In my first encounter with my family’s new Cuisinart Coffee Maker CHW-12 Cup Programmable with Hot Water System, I ended up confused by the superfluous “Hot Water System” and poured the water intended for coffee in there instead of the coffee maker, costing myself an extra 20 minutes trying to figure out how to extract coffee from the infernal thing. I almost went to Starbucks.

Many people received iPads and iPhones this Christmas, and because of Apple’s legendary intuitive and straightforward design, could pull them right out of the box and commence using. Not the case with a battery powered pepper grinder one of my relatives received at our gift exchange. It took three people to put together and when we did get it to work, we hilariously realized that it had a flashlight at the bottom, for no reason. Novel? yes. Productive? No.

In my own home, I use a De’Longhi Magnifica espresso machine, which is the closest thing to what would happen if Apple made a coffee machine. With literally a push of a button, it grinds coffee beans, brews them and even cleans itself afterwards.

I am not alone in the quest for simpler appliance design, Coding Horror’s Jeff Atwood is similarly befuddled by the controls interface of a microwave:

“I was struck, the other day, by how much I had to think when attempting to heat up my sandwich in the microwave. There are so many controls: a clock, a set of food-specific buttons, defrost and timer controls, and of course a full numeric keypad. Quick! What do you press?”

The saddest thing is that appliances used to be simpler. Old style microwaves used to have one knob, that only represented time.

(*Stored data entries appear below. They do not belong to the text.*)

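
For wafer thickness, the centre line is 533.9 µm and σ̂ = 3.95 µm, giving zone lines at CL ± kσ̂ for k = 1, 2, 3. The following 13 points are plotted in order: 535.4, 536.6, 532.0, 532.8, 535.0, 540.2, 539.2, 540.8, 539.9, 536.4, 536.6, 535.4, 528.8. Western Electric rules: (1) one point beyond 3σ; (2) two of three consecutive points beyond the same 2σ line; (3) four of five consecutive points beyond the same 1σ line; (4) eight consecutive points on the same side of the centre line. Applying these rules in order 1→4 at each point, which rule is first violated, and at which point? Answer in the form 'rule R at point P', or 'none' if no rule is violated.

Zone of each point (C = within 1σ̂, B = 1σ̂–2σ̂, A = 2σ̂–3σ̂, * = beyond 3σ̂; sign = side of CL): 1:+C, 2:+C, 3:-C, 4:-C, 5:+C, 6:+B, 7:+B, 8:+B, 9:+B, 10:+C, 11:+C, 12:+C, 13:-B
Rule 3 (four of five consecutive points beyond the same 1σ limit) is satisfied at point 9.

rule 3 at point 9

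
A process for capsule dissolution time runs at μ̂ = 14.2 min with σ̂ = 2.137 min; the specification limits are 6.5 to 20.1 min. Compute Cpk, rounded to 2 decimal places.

0.92

Cpu = (USL − μ̂) / (3σ̂) = (20.1 − 14.2) / (3 × 2.137) = 0.9203; Cpl = (μ̂ − LSL) / (3σ̂) = (14.2 − 6.5) / (3 × 2.137) = 1.2011; Cpk = min(Cpu, Cpl) = 0.9203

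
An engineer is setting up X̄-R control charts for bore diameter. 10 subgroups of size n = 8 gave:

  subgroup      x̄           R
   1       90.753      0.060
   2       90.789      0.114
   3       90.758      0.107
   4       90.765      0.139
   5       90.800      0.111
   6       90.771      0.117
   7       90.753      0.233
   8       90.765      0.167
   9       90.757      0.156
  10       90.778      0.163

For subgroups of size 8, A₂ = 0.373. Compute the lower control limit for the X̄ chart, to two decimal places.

X̄̄ = (90.753 + 90.789 + 90.758 + 90.765 + 90.800 + 90.771 + 90.753 + 90.765 + 90.757 + 90.778) / 10 = 907.6890 / 10 = 90.7689
R̄ = (0.060 + 0.114 + 0.107 + 0.139 + 0.111 + 0.117 + 0.233 + 0.167 + 0.156 + 0.163) / 10 = 1.3670 / 10 = 0.1367
LCL = X̄̄ − A₂·R̄ = 90.7689 − 0.373 × 0.1367 = 90.7179

90.72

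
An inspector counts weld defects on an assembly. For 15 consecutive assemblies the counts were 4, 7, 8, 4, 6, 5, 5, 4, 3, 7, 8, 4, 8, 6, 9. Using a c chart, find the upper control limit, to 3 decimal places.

c̄ = (4 + 7 + 8 + 4 + 6 + 5 + 5 + 4 + 3 + 7 + 8 + 4 + 8 + 6 + 9) / 15 = 88 / 15 = 5.8667
UCL = c̄ + 3√c̄ = 5.8667 + 3 × √5.8667 = 5.8667 + 3 × 2.4221 = 13.1330

13.133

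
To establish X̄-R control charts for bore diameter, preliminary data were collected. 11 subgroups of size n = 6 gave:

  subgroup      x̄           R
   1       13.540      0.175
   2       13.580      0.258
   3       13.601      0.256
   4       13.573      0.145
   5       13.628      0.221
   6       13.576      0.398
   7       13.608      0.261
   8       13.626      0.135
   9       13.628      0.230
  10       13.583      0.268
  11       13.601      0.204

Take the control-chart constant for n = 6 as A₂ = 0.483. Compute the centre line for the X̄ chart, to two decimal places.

13.59

X̄̄ = (13.540 + 13.580 + 13.601 + 13.573 + 13.628 + 13.576 + 13.608 + 13.626 + 13.628 + 13.583 + 13.601) / 11 = 149.5440 / 11 = 13.5949
CL = X̄̄ = 13.5949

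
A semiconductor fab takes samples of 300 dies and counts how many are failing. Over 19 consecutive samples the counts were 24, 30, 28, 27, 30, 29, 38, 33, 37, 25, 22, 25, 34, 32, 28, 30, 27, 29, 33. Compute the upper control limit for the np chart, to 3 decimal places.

45.005

p̄ = Σdᵢ / (k·n) = 561 / (19 × 300) = 0.09842
UCL = np̄ + 3·√(np̄(1−p̄)) = 29.5263 + 3 × √(29.5263×0.90158) = 29.5263 + 3 × 5.1595 = 45.0048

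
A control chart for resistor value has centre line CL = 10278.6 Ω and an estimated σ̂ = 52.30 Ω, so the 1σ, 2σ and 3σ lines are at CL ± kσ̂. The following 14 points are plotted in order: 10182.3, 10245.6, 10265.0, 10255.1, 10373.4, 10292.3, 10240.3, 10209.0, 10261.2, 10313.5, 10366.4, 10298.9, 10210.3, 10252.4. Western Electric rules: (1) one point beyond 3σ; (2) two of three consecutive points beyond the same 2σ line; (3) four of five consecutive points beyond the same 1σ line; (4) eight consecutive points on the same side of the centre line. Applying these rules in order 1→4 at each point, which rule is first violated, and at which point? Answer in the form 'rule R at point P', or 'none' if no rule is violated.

Zone of each point (C = within 1σ̂, B = 1σ̂–2σ̂, A = 2σ̂–3σ̂, * = beyond 3σ̂; sign = side of CL): 1:-B, 2:-C, 3:-C, 4:-C, 5:+B, 6:+C, 7:-C, 8:-B, 9:-C, 10:+C, 11:+B, 12:+C, 13:-B, 14:-C
No rule fires across all 14 points.

none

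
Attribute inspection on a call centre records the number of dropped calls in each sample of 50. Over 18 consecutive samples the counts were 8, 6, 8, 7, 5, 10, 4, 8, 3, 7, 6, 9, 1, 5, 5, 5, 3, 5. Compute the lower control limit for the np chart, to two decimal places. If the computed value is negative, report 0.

0.00

p̄ = Σdᵢ / (k·n) = 105 / (18 × 50) = 0.11667
LCL = np̄ − 3·√(np̄(1−p̄)) = 5.8333 − 3 × 2.2700 = -0.9766 → 0 (negative, so LCL = 0)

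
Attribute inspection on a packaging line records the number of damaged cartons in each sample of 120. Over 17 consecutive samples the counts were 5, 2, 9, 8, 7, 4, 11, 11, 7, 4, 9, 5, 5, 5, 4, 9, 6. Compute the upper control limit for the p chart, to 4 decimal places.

p̄ = Σdᵢ / (k·n) = 111 / (17 × 120) = 0.05441
UCL = p̄ + 3·√(p̄(1−p̄)/n) = 0.05441 + 3 × √(0.05441×0.94559/120) = 0.05441 + 3 × 0.02071 = 0.11653

0.1165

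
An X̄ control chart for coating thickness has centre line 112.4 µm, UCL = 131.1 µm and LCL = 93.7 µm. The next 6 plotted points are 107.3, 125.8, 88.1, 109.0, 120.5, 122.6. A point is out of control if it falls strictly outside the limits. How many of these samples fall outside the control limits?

1

Compare each point to [93.7, 131.1]: sample 3 = 88.1 < LCL.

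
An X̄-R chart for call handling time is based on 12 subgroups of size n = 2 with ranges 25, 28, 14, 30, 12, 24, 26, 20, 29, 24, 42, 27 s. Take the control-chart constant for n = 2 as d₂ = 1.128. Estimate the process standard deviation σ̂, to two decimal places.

R̄ = (25 + 28 + 14 + 30 + 12 + 24 + 26 + 20 + 29 + 24 + 42 + 27) / 12 = 25.0833
σ̂ = R̄ / d₂ = 25.0833 / 1.128 = 22.2370

22.24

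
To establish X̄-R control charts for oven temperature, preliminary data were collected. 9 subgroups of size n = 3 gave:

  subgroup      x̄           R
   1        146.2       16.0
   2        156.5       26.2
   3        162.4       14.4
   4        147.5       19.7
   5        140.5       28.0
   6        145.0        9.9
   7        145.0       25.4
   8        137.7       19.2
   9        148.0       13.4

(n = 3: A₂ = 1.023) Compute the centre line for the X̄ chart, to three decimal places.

147.644

X̄̄ = (146.2 + 156.5 + 162.4 + 147.5 + 140.5 + 145.0 + 145.0 + 137.7 + 148.0) / 9 = 1328.8000 / 9 = 147.6444
CL = X̄̄ = 147.6444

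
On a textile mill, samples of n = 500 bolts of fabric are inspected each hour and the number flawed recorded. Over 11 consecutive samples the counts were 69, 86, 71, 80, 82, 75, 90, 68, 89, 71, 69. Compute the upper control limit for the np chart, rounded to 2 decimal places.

101.52

p̄ = Σdᵢ / (k·n) = 850 / (11 × 500) = 0.15455
UCL = np̄ + 3·√(np̄(1−p̄)) = 77.2727 + 3 × √(77.2727×0.84545) = 77.2727 + 3 × 8.0827 = 101.5209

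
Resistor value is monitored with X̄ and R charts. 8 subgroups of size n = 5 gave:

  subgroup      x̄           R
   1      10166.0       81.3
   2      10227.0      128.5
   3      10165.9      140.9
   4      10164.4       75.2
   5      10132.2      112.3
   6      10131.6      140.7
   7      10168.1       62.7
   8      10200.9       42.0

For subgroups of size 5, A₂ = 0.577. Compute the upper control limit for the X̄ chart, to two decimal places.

X̄̄ = (10166.0 + 10227.0 + 10165.9 + 10164.4 + 10132.2 + 10131.6 + 10168.1 + 10200.9) / 8 = 81356.1000 / 8 = 10169.5125
R̄ = (81.3 + 128.5 + 140.9 + 75.2 + 112.3 + 140.7 + 62.7 + 42.0) / 8 = 783.6000 / 8 = 97.9500
UCL = X̄̄ + A₂·R̄ = 10169.5125 + 0.577 × 97.9500 = 10226.0297

10226.03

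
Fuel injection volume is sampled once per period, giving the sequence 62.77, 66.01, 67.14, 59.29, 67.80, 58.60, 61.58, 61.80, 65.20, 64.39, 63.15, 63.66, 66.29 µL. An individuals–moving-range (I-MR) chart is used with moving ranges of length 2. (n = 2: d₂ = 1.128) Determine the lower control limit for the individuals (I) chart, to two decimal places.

54.42

X̄ = (62.77 + 66.01 + 67.14 + 59.29 + 67.80 + 58.60 + 61.58 + 61.80 + 65.20 + 64.39 + 63.15 + 63.66 + 66.29) / 13 = 63.6677
Moving ranges: 3.24, 1.13, 7.85, 8.51, 9.20, 2.98, 0.22, 3.40, 0.81, 1.24, 0.51, 2.63; M̄R̄ = 41.7200 / 12 = 3.4767
LCL = X̄ − 3·M̄R̄/d₂ = 63.6677 − 3 × 3.4767 / 1.128 = 54.4212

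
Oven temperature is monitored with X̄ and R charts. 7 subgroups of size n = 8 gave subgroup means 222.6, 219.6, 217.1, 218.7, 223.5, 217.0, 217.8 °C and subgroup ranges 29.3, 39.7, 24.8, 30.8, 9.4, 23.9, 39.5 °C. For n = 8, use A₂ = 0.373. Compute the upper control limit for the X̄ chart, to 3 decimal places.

X̄̄ = (222.6 + 219.6 + 217.1 + 218.7 + 223.5 + 217.0 + 217.8) / 7 = 1536.3000 / 7 = 219.4714
R̄ = (29.3 + 39.7 + 24.8 + 30.8 + 9.4 + 23.9 + 39.5) / 7 = 197.4000 / 7 = 28.2000
UCL = X̄̄ + A₂·R̄ = 219.4714 + 0.373 × 28.2000 = 229.9900

229.990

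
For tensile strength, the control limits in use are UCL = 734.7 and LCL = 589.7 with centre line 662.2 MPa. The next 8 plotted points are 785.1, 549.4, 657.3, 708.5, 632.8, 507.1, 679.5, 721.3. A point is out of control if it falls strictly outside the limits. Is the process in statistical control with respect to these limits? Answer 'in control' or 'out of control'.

out of control

Compare each point to [589.7, 734.7]: sample 1 = 785.1 > UCL; sample 2 = 549.4 < LCL; sample 6 = 507.1 < LCL.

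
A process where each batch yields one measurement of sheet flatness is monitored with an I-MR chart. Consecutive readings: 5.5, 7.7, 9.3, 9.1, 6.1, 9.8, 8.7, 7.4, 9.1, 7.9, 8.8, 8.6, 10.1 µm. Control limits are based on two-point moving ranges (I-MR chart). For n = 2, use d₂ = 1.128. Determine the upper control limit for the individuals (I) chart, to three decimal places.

12.438

X̄ = (5.5 + 7.7 + 9.3 + 9.1 + 6.1 + 9.8 + 8.7 + 7.4 + 9.1 + 7.9 + 8.8 + 8.6 + 10.1) / 13 = 8.3154
Moving ranges: 2.2, 1.6, 0.2, 3.0, 3.7, 1.1, 1.3, 1.7, 1.2, 0.9, 0.2, 1.5; M̄R̄ = 18.6000 / 12 = 1.5500
UCL = X̄ + 3·M̄R̄/d₂ = 8.3154 + 3 × 1.5500 / 1.128 = 12.4377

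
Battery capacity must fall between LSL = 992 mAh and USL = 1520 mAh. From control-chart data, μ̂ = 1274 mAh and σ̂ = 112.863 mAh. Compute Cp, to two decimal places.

Cp = (USL − LSL) / (6σ̂) = (1520 − 992) / (6 × 112.863) = 528.0000 / 677.1780 = 0.7797

0.78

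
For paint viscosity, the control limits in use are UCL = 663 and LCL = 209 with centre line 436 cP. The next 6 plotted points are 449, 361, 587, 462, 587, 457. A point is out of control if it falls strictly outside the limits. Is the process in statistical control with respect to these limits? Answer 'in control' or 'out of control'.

in control

All 6 points lie within [209, 663].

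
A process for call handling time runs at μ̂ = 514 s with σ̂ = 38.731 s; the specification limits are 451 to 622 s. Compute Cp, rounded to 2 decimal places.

0.74

Cp = (USL − LSL) / (6σ̂) = (622 − 451) / (6 × 38.731) = 171.0000 / 232.3860 = 0.7358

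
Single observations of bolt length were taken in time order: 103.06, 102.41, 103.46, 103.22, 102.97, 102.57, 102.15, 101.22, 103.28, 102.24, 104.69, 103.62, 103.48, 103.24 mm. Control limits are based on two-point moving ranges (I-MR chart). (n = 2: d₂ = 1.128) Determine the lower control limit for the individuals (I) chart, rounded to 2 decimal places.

100.73

X̄ = (103.06 + 102.41 + 103.46 + 103.22 + 102.97 + 102.57 + 102.15 + 101.22 + 103.28 + 102.24 + 104.69 + 103.62 + 103.48 + 103.24) / 14 = 102.9721
Moving ranges: 0.65, 1.05, 0.24, 0.25, 0.40, 0.42, 0.93, 2.06, 1.04, 2.45, 1.07, 0.14, 0.24; M̄R̄ = 10.9400 / 13 = 0.8415
LCL = X̄ − 3·M̄R̄/d₂ = 102.9721 − 3 × 0.8415 / 1.128 = 100.7340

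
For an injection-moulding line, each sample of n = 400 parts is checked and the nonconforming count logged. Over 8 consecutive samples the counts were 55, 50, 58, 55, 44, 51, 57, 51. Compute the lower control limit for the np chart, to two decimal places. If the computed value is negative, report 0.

p̄ = Σdᵢ / (k·n) = 421 / (8 × 400) = 0.13156
LCL = np̄ − 3·√(np̄(1−p̄)) = 52.6250 − 3 × 6.7603 = 32.3441

32.34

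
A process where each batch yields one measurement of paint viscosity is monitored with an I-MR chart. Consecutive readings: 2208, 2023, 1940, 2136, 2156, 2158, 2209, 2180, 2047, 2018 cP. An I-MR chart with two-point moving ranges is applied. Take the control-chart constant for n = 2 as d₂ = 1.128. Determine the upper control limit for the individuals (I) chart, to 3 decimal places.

2322.630

X̄ = (2208 + 2023 + 1940 + 2136 + 2156 + 2158 + 2209 + 2180 + 2047 + 2018) / 10 = 2107.5000
Moving ranges: 185, 83, 196, 20, 2, 51, 29, 133, 29; M̄R̄ = 728.0000 / 9 = 80.8889
UCL = X̄ + 3·M̄R̄/d₂ = 2107.5000 + 3 × 80.8889 / 1.128 = 2322.6300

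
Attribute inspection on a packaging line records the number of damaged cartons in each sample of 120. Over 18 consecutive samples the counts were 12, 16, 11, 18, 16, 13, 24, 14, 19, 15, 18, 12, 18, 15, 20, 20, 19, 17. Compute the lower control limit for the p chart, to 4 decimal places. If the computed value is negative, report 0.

p̄ = Σdᵢ / (k·n) = 297 / (18 × 120) = 0.13750
LCL = p̄ − 3·√(p̄(1−p̄)/n) = 0.13750 − 3 × 0.03144 = 0.04319

0.0432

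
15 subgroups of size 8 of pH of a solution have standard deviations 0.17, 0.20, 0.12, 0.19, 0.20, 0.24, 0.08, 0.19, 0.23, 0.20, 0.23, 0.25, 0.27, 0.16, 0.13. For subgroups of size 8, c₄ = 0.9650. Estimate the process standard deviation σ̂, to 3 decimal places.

s̄ = (0.17 + 0.20 + 0.12 + 0.19 + 0.20 + 0.24 + 0.08 + 0.19 + 0.23 + 0.20 + 0.23 + 0.25 + 0.27 + 0.16 + 0.13) / 15 = 0.1907
σ̂ = s̄ / c₄ = 0.1907 / 0.9650 = 0.1976

0.198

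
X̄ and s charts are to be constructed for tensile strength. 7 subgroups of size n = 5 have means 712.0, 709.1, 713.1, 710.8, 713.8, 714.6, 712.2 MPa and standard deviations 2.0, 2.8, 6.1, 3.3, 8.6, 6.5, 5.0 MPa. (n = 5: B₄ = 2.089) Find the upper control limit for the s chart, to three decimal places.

s̄ = (2.0 + 2.8 + 6.1 + 3.3 + 8.6 + 6.5 + 5.0) / 7 = 4.9000
UCL_s = B₄·s̄ = 2.089 × 4.9000 = 10.2361

10.236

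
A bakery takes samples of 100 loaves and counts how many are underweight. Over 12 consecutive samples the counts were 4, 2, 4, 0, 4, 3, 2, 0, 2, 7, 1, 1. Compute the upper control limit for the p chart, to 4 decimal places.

0.0718

p̄ = Σdᵢ / (k·n) = 30 / (12 × 100) = 0.02500
UCL = p̄ + 3·√(p̄(1−p̄)/n) = 0.02500 + 3 × √(0.02500×0.97500/100) = 0.02500 + 3 × 0.01561 = 0.07184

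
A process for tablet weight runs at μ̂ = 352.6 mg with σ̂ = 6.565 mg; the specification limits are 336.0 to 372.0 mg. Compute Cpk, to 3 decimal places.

Cpu = (USL − μ̂) / (3σ̂) = (372.0 − 352.6) / (3 × 6.565) = 0.9850; Cpl = (μ̂ − LSL) / (3σ̂) = (352.6 − 336.0) / (3 × 6.565) = 0.8429; Cpk = min(Cpu, Cpl) = 0.8429

0.843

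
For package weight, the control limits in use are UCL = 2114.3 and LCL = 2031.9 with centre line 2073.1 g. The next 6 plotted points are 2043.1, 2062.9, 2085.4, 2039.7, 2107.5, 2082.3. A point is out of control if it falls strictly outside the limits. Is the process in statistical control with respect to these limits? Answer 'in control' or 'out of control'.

All 6 points lie within [2031.9, 2114.3].

in control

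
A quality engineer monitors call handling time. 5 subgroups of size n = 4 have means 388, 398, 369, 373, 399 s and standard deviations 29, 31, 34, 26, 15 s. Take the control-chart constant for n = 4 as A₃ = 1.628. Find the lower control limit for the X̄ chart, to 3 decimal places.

341.444

X̄̄ = (388 + 398 + 369 + 373 + 399) / 5 = 385.4000
s̄ = (29 + 31 + 34 + 26 + 15) / 5 = 27.0000
LCL = X̄̄ − A₃·s̄ = 385.4000 − 1.628 × 27.0000 = 341.4440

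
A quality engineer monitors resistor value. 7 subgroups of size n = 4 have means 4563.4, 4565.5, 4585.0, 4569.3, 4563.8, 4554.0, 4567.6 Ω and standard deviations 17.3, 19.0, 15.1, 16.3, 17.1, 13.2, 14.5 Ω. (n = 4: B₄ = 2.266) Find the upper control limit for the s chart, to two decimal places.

36.42

s̄ = (17.3 + 19.0 + 15.1 + 16.3 + 17.1 + 13.2 + 14.5) / 7 = 16.0714
UCL_s = B₄·s̄ = 2.266 × 16.0714 = 36.4179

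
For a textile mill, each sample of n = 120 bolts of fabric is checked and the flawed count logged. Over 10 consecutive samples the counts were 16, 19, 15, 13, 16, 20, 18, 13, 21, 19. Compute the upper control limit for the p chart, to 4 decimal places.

0.2372

p̄ = Σdᵢ / (k·n) = 170 / (10 × 120) = 0.14167
UCL = p̄ + 3·√(p̄(1−p̄)/n) = 0.14167 + 3 × √(0.14167×0.85833/120) = 0.14167 + 3 × 0.03183 = 0.23716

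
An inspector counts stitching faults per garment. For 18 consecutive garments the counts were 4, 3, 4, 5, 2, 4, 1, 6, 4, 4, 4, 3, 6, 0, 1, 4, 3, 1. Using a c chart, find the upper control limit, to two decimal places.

c̄ = (4 + 3 + 4 + 5 + 2 + 4 + 1 + 6 + 4 + 4 + 4 + 3 + 6 + 0 + 1 + 4 + 3 + 1) / 18 = 59 / 18 = 3.2778
UCL = c̄ + 3√c̄ = 3.2778 + 3 × √3.2778 = 3.2778 + 3 × 1.8105 = 8.7092

8.71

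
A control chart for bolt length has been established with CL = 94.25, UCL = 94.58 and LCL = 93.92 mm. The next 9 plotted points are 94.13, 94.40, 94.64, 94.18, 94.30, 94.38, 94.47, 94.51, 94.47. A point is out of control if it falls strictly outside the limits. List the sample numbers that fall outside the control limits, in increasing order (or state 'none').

Compare each point to [93.92, 94.58]: sample 3 = 94.64 > UCL.

3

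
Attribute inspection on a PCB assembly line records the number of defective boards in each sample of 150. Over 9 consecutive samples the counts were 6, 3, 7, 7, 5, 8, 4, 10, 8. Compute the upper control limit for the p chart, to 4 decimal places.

0.0926

p̄ = Σdᵢ / (k·n) = 58 / (9 × 150) = 0.04296
UCL = p̄ + 3·√(p̄(1−p̄)/n) = 0.04296 + 3 × √(0.04296×0.95704/150) = 0.04296 + 3 × 0.01656 = 0.09263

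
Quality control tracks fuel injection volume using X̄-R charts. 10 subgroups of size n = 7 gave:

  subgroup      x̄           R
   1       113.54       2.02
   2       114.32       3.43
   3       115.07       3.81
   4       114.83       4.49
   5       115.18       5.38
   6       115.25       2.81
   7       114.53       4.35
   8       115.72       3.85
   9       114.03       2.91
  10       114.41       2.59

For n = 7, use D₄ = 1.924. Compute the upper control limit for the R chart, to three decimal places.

6.857

R̄ = (2.02 + 3.43 + 3.81 + 4.49 + 5.38 + 2.81 + 4.35 + 3.85 + 2.91 + 2.59) / 10 = 35.6400 / 10 = 3.5640
UCL_R = D₄·R̄ = 1.924 × 3.5640 = 6.8571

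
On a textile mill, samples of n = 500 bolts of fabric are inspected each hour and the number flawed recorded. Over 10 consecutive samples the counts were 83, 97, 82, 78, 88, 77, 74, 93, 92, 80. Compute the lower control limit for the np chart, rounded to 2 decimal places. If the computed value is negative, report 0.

59.27

p̄ = Σdᵢ / (k·n) = 844 / (10 × 500) = 0.16880
LCL = np̄ − 3·√(np̄(1−p̄)) = 84.4000 − 3 × 8.3758 = 59.2727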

Now we’ve got a controls for various foods and buttons for “More,””Less,””Dinner Plate,””Defrost,” the cryptic “Auto-Defrost” and so on when all we end up doing is putting our Hot Pockets in there and trial and erroring our way to the perfect cooking time. “Hmm, this looks like it is about done.”

Dieter Ram’s appliance designs for Braun, which inspired the design team at Apple, hearken to a pre-digital touchpad era when design aspired to help us understand products or at least be unobtrusive. I guess I have the seventies to thank for the fact that I’ve got a radio alarm clock next to me right now that I have never used because I seriously can’t figure out how to the set the controls to get it to wake me up. I use my iPhone.

Notice how the title of this post isn’t “All Appliances Should Be Made By Apple” or even “All Computers Should Be Made By Apple” (or the byline would be something along the lines of “MG Siegler”). There are moments in life where you need a PC, but there aren’t many where you need your coffee maker to also warm water for tea, your pepper holder to double as a flashlight, or one remote to turn on your TV and another to change the channel.